The guiding principle of republicanism was that the people themselves would appoint or elect the leaders who would represent them. The debate over how much democracy (majority rule) to incorporate in the governing of the new United States raised questions about who was best qualified to participate in government and have the right to vote. Revolutionary leaders argued that property holders had the greatest stake in society and thus favored a republic that would limit political rights to property holders. In this way, American republicanism exhibited a bias toward the elite from the beginning. George Washington served as a role model for the new republic, embodying the exceptional talent and public virtue prized in its political and social philosophy.

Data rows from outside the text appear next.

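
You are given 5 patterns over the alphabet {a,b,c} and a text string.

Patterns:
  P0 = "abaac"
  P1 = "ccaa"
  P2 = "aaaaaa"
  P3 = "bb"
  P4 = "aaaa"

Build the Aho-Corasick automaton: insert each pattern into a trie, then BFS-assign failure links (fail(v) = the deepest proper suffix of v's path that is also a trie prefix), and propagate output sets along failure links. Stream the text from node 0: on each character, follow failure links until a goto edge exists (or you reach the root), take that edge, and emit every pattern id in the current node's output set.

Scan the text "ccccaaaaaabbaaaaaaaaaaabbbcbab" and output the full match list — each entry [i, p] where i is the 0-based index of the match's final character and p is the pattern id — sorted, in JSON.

Build:
Trie (insert patterns):
  0='ε' goto a→1 b→15 c→6
  1='a' goto a→10 b→2
  2='ab' goto a→3
  3='aba' goto a→4
  4='abaa' goto c→5
  5='abaac' goto ·  ←P0
  6='c' goto c→7
  7='cc' goto a→8
  8='cca' goto a→9
  9='ccaa' goto ·  ←P1
  10='aa' goto a→11
  11='aaa' goto a→12
  12='aaaa' goto a→13  ←P4
  13='aaaaa' goto a→14
  14='aaaaaa' goto ·  ←P2
  15='b' goto b→16
  16='bb' goto ·  ←P3

Failure links (BFS by depth):
  n1('a'): parent n0 fail=0; on 'a' 0 → fail=0;  out ∅∪∅=∅
  n6('c'): parent n0 fail=0; on 'c' 0 → fail=0;  out ∅∪∅=∅
  n15('b'): parent n0 fail=0; on 'b' 0 → fail=0;  out ∅∪∅=∅
  n2('ab'): parent n1 fail=0; on 'b' 0 → fail=15;  out ∅∪∅=∅
  n7('cc'): parent n6 fail=0; on 'c' 0 → fail=6;  out ∅∪∅=∅
  n10('aa'): parent n1 fail=0; on 'a' 0 → fail=1;  out ∅∪∅=∅
  n16('bb'): parent n15 fail=0; on 'b' 0 → fail=15;  out {3}∪∅={3}
  n3('aba'): parent n2 fail=15; on 'a' 15→0 → fail=1;  out ∅∪∅=∅
  n8('cca'): parent n7 fail=6; on 'a' 6→0 → fail=1;  out ∅∪∅=∅
  n11('aaa'): parent n10 fail=1; on 'a' 1 → fail=10;  out ∅∪∅=∅
  n4('abaa'): parent n3 fail=1; on 'a' 1 → fail=10;  out ∅∪∅=∅
  n9('ccaa'): parent n8 fail=1; on 'a' 1 → fail=10;  out {1}∪∅={1}
  n12('aaaa'): parent n11 fail=10; on 'a' 10 → fail=11;  out {4}∪∅={4}
  n5('abaac'): parent n4 fail=10; on 'c' 10→1→0 → fail=6;  out {0}∪∅={0}
  n13('aaaaa'): parent n12 fail=11; on 'a' 11 → fail=12;  out ∅∪{4}={4}
  n14('aaaaaa'): parent n13 fail=12; on 'a' 12 → fail=13;  out {2}∪{4}={2,4}

Run:
i=0 'c': node 0→6
i=1 'c': node 6→7
i=2 'c': node 7→7 ·f
i=3 'c': node 7→7 ·f
i=4 'a': node 7→8
i=5 'a': node 8→9  emit P1@[2:5]
i=6 'a': node 9→11 ·f
i=7 'a': node 11→12  emit P4@[4:7]
i=8 'a': node 12→13  emit P4@[5:8]
i=9 'a': node 13→14  emit P2@[4:9],P4@[6:9]
i=10 'b': node 14→2 ·f
i=11 'b': node 2→16 ·f  emit P3@[10:11]
i=12 'a': node 16→1 ·f
i=13 'a': node 1→10
i=14 'a': node 10→11
i=15 'a': node 11→12  emit P4@[12:15]
i=16 'a': node 12→13  emit P4@[13:16]
i=17 'a': node 13→14  emit P2@[12:17],P4@[14:17]
i=18 'a': node 14→14 ·f  emit P2@[13:18],P4@[15:18]
i=19 'a': node 14→14 ·f  emit P2@[14:19],P4@[16:19]
i=20 'a': node 14→14 ·f  emit P2@[15:20],P4@[17:20]
i=21 'a': node 14→14 ·f  emit P2@[16:21],P4@[18:21]
i=22 'a': node 14→14 ·f  emit P2@[17:22],P4@[19:22]
i=23 'b': node 14→2 ·f
i=24 'b': node 2→16 ·f  emit P3@[23:24]
i=25 'b': node 16→16 ·f  emit P3@[24:25]
i=26 'c': node 16→6 ·f
i=27 'b': node 6→15 ·f
i=28 'a': node 15→1 ·f
i=29 'b': node 1→2

Result: [[5,1],[7,4],[8,4],[9,2],[9,4],[11,3],[15,4],[16,4],[17,2],[17,4],[18,2],[18,4],[19,2],[19,4],[20,2],[20,4],[21,2],[21,4],[22,2],[22,4],[24,3],[25,3]]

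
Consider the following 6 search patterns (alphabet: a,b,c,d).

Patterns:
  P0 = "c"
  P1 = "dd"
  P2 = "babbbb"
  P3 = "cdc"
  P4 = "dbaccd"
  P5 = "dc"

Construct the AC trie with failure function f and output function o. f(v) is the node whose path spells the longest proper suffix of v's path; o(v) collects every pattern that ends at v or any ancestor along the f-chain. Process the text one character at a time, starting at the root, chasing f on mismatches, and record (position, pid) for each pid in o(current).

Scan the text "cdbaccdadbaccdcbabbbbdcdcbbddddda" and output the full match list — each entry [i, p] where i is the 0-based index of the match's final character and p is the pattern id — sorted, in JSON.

Build automaton:
Trie (insert patterns):
  n0 'ε': b→4 c→1 d→2
  n1 'c': d→10  [P0 ends]
  n2 'd': b→12 c→17 d→3
  n3 'dd': ·  [P1 ends]
  n4 'b': a→5
  n5 'ba': b→6
  n6 'bab': b→7
  n7 'babb': b→8
  n8 'babbb': b→9
  n9 'babbbb': ·  [P2 ends]
  n10 'cd': c→11
  n11 'cdc': ·  [P3 ends]
  n12 'db': a→13
  n13 'dba': c→14
  n14 'dbac': c→15
  n15 'dbacc': d→16
  n16 'dbaccd': ·  [P4 ends]
  n17 'dc': ·  [P5 ends]

Failure links (BFS by depth):
  n1('c'): parent n0 fail=0; on 'c' 0 → fail=0;  out {0}∪∅={0}
  n2('d'): parent n0 fail=0; on 'd' 0 → fail=0;  out ∅∪∅=∅
  n4('b'): parent n0 fail=0; on 'b' 0 → fail=0;  out ∅∪∅=∅
  n3('dd'): parent n2 fail=0; on 'd' 0 → fail=2;  out {1}∪∅={1}
  n5('ba'): parent n4 fail=0; on 'a' 0 → fail=0;  out ∅∪∅=∅
  n10('cd'): parent n1 fail=0; on 'd' 0 → fail=2;  out ∅∪∅=∅
  n12('db'): parent n2 fail=0; on 'b' 0 → fail=4;  out ∅∪∅=∅
  n17('dc'): parent n2 fail=0; on 'c' 0 → fail=1;  out {5}∪{0}={0,5}
  n6('bab'): parent n5 fail=0; on 'b' 0 → fail=4;  out ∅∪∅=∅
  n11('cdc'): parent n10 fail=2; on 'c' 2 → fail=17;  out {3}∪{0,5}={0,3,5}
  n13('dba'): parent n12 fail=4; on 'a' 4 → fail=5;  out ∅∪∅=∅
  n7('babb'): parent n6 fail=4; on 'b' 4→0 → fail=4;  out ∅∪∅=∅
  n14('dbac'): parent n13 fail=5; on 'c' 5→0 → fail=1;  out ∅∪{0}={0}
  n8('babbb'): parent n7 fail=4; on 'b' 4→0 → fail=4;  out ∅∪∅=∅
  n15('dbacc'): parent n14 fail=1; on 'c' 1→0 → fail=1;  out ∅∪{0}={0}
  n9('babbbb'): parent n8 fail=4; on 'b' 4→0 → fail=4;  out {2}∪∅={2}
  n16('dbaccd'): parent n15 fail=1; on 'd' 1 → fail=10;  out {4}∪∅={4}

Run:
i=0 'c': node 0→1  → match P0@[0:0]
i=1 'd': node 1→10
i=2 'b': node 10→12 ·f
i=3 'a': node 12→13
i=4 'c': node 13→14  → match P0@[4:4]
i=5 'c': node 14→15  → match P0@[5:5]
i=6 'd': node 15→16  → match P4@[1:6]
i=7 'a': node 16→0 ·f
i=8 'd': node 0→2
i=9 'b': node 2→12
i=10 'a': node 12→13
i=11 'c': node 13→14  → match P0@[11:11]
i=12 'c': node 14→15  → match P0@[12:12]
i=13 'd': node 15→16  → match P4@[8:13]
i=14 'c': node 16→11 ·f  → match P0@[14:14],P3@[12:14],P5@[13:14]
i=15 'b': node 11→4 ·f
i=16 'a': node 4→5
i=17 'b': node 5→6
i=18 'b': node 6→7
i=19 'b': node 7→8
i=20 'b': node 8→9  → match P2@[15:20]
i=21 'd': node 9→2 ·f
i=22 'c': node 2→17  → match P0@[22:22],P5@[21:22]
i=23 'd': node 17→10 ·f
i=24 'c': node 10→11  → match P0@[24:24],P3@[22:24],P5@[23:24]
i=25 'b': node 11→4 ·f
i=26 'b': node 4→4 ·f
i=27 'd': node 4→2 ·f
i=28 'd': node 2→3  → match P1@[27:28]
i=29 'd': node 3→3 ·f  → match P1@[28:29]
i=30 'd': node 3→3 ·f  → match P1@[29:30]
i=31 'd': node 3→3 ·f  → match P1@[30:31]
i=32 'a': node 3→0 ·f

Result: [[0,0],[4,0],[5,0],[6,4],[11,0],[12,0],[13,4],[14,0],[14,3],[14,5],[20,2],[22,0],[22,5],[24,0],[24,3],[24,5],[28,1],[29,1],[30,1],[31,1]]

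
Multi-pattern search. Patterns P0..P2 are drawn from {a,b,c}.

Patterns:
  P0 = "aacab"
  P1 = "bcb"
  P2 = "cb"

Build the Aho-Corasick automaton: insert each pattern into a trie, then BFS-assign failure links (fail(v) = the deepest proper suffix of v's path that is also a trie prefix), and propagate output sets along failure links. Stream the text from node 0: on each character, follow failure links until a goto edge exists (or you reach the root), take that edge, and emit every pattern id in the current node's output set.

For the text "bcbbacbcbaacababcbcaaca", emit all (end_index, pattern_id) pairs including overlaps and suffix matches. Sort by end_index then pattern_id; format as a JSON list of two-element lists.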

The late 1770s and 1780s witnessed one of the most creative political eras as each state drafted its own constitution. The Articles of Confederation, a weak national league among the states, reflected the dominant view that power should be located in the states and not in a national government. However, neither the state governments nor the Confederation government could solve the enormous economic problems resulting from the long and costly Revolutionary War. The economic crisis led to Shays’ Rebellion by residents of western Massachusetts, and to the decision to revise the Confederation government.